At the start of each outer loop, the queue contains all oranges that are rotten at the current minute. When we process that whole batch, we rot their fresh neighbours and enqueue those newly rotten oranges.
Those newly rotten oranges should not spread again in the same minute. They only start spreading on the next minute, which is exactly why the queue is processed level by level.
So the algorithm is not just "do BFS on a grid". It is "treat each BFS layer as one unit of elapsed time".
Walking through One Example Minute by Minute
Take this grid:
2 1 11 1 00 1 1At minute 0, only the top‑left orange is rotten.
After one minute, its fresh neighbours rot:
2 2 12 1 00 1 1After the next minute, the newly rotten oranges spread further:
2 2 22 2 00 1 1Then the spread continues until every reachable fresh orange has rotted.
That is exactly the level‑order behaviour of BFS. The queue contents at each stage represent the oranges that became rotten in the previous minute and are now ready to spread to the next layer.

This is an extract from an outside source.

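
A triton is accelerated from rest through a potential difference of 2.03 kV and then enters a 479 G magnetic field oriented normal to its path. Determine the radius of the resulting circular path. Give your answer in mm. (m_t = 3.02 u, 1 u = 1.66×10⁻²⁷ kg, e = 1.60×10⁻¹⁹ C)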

Why the Fresh Orange Count is Worth Tracking
We could scan the whole grid again afterwards to check whether any fresh oranges remain, but that adds unnecessary work and muddies the state.
Keeping freshCount gives us three useful things:
- an immediate
0result if there were no fresh oranges to begin with - a clean way to stop once all fresh oranges have rotted
- a simple final check for unreachable fresh oranges
That keeps the control flow much clearer.
Why Mutating the Grid is Acceptable Here
The line that turns a fresh orange into 2 is doing two jobs at once:
- it records that the orange is now rotten
- it prevents the same orange from being enqueued repeatedly from different neighbours
That makes the grid itself part of the visited‑state tracking.
As with a lot of algorithm problems, mutating the input is usually fine because the grid is only being used as working state. If we were writing production code that needed to preserve the original grid, we would either clone it first or keep a separate visited structure. For the LeetCode version, in‑place mutation is the tidiest fit.
Common Mistakes
Starting BFS from Only One Rotten Orange
That gives the wrong timing because the spread begins from all initial rotten oranges simultaneously.
Incrementing Time for Every Orange Instead of Every Level
The clock advances once per wave of spread, not once per cell processed.
Forgetting Unreachable Fresh Oranges
If some fresh oranges are boxed in by empty cells, the answer is ‑1 even if much of the grid does rot successfully.
Complexity and Why It Scales Properly
Each cell is visited at most once as part of the spread, so the time complexity is O(rows * columns). The queue can also hold up to O(rows * columns) cells in the worst case.
That is exactly what we should expect from a grid BFS. The solution scales with the size of the grid rather than with the number of possible spread paths we might imagine.
Wrapping up
Rotting Oranges is a very tidy example of multi‑source BFS because the queue models time so naturally. Once we recognise that all rotten oranges start spreading together and each BFS level represents one minute, the implementation becomes much easier to trust.
Key Takeaways
- This is multi‑source BFS because several starting points spread in parallel.
- Each BFS level corresponds to one minute of elapsed time.
- Tracking fresh oranges explicitly keeps the solution simpler and more reliable.
It is a good reminder that BFS is not only for shortest paths in abstract graphs. It is often the cleanest way to model anything that spreads outward in waves.